Wednesday, April 18, 2012

April 18

April 18, 1846 Browning is receiving letters of congratulation from his literary friends for his latest episode of 'Bells and Pomegranates':

"Because, here is Mr. Kenyon's and Landor's (which had been sent to to Moxon's [his publisher] some days ago,--whence the delay)--and Mrs. Jameson's. All kind and indulgent and flattering in their various ways..but my Ba, me dear, dear Ba,...I like to be praised now, in a sense, much, much more than ever--but, darling,--oh how easily, if need were, I could know the world was abusing at it's loudest outside,--if you were inside..tho' but the thinnist of guaze canopies kept us from the buzzing! This is only said on this subject, struck out by it,--not of it,--for the praise is good true praise and from the worthies of out time--but--you, I love,--and there is the world-wide difference. And what ought I say to Mr. Kenyon's report of me? Stand quietly, assentingly? You will agree with this at least, that he cannot know what he says--only be disposed to hope and believe it is so: still, to speak so to you--what would I not do to repay him, if that could be!...Do I 'remember' praying God to bless me thro' the blessing on you? Shall I ever forget to pray so, rather! My dear--dearest, I pray now, with all my heart,--may He bless you--and what else can now bless your own R?--

Charming as usual but the comment about Kenyon not really knowing him is characteristic. Most men would of course demure and be humble. But Browning takes it a step further and questions it without denying it. A different kind of thinker. Unconventional.

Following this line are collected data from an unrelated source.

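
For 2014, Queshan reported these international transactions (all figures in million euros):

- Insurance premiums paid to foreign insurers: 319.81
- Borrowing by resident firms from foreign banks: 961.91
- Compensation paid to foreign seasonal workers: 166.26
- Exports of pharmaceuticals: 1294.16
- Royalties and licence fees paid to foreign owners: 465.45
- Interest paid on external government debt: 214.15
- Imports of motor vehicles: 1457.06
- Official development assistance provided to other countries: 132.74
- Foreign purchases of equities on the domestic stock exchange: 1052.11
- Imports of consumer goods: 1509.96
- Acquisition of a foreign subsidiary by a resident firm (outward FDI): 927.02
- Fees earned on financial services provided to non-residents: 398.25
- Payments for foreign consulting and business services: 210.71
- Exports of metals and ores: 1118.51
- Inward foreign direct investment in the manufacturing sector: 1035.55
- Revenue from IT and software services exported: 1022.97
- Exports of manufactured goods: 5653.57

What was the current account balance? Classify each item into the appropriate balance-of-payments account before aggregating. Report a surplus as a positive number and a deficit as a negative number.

Goods: 1294.16 + 5653.57 - 1457.06 - 1509.96 + 1118.51 = 5099.22
Services: 398.25 - 465.45 + 1022.97 - 319.81 - 210.71 = 425.25
Primary income: -214.15 - 166.26 = -380.41
Secondary income: -132.74
Current account = 5099.22 + 425.25 + (-380.41) + (-132.74) = 5011.32
(Excluded from the current account — financial account: borrowing by resident firms from foreign banks 961.91, foreign purchases of equities on the domestic stock exchange 1052.11, acquisition of a foreign subsidiary by a resident firm (outward FDI) 927.02, inward foreign direct investment in the manufacturing sector 1035.55.)

5011.32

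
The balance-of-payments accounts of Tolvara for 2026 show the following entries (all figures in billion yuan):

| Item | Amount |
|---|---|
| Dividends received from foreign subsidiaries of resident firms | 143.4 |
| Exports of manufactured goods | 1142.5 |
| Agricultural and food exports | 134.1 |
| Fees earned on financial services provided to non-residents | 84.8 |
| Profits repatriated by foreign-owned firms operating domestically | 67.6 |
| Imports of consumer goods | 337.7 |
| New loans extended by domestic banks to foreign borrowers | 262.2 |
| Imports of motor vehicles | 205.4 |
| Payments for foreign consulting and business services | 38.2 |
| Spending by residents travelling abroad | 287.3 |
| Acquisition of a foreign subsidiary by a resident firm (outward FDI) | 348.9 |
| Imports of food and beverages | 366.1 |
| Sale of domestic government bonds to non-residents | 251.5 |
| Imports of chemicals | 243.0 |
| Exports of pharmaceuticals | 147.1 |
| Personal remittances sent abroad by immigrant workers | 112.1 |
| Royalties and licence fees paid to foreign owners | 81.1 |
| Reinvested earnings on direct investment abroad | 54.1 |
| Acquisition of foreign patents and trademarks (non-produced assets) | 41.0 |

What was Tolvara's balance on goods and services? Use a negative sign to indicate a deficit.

-50.3

Goods: -243.0 - 205.4 + 1142.5 + 134.1 - 366.1 - 337.7 + 147.1 = 271.5
Services: -287.3 - 38.2 - 81.1 + 84.8 = -321.8
Trade balance = 271.5 + (-321.8) = -50.3
(Excluded from the trade balance — primary income: dividends received from foreign subsidiaries of resident firms 143.4, profits repatriated by foreign-owned firms operating domestically 67.6, reinvested earnings on direct investment abroad 54.1; financial account: new loans extended by domestic banks to foreign borrowers 262.2, acquisition of a foreign subsidiary by a resident firm (outward FDI) 348.9, sale of domestic government bonds to non-residents 251.5; secondary income: personal remittances sent abroad by immigrant workers 112.1; capital account: acquisition of foreign patents and trademarks (non-produced assets) 41.0.)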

He has begun to answer her last letter with this, but we will find tomorrow that he goes back to her most recent letter again. He again proves the point he made early in their correspondence that he doesn't know what to write to her if he doesn't have a letter of her's to respond to. Interestingly there is no letter from Miss Barrett on April 18, 19 or 20 (the date of their regular visit). She does not follow her own dictum in letter writing, but perhaps a reason for this lapse will emerge.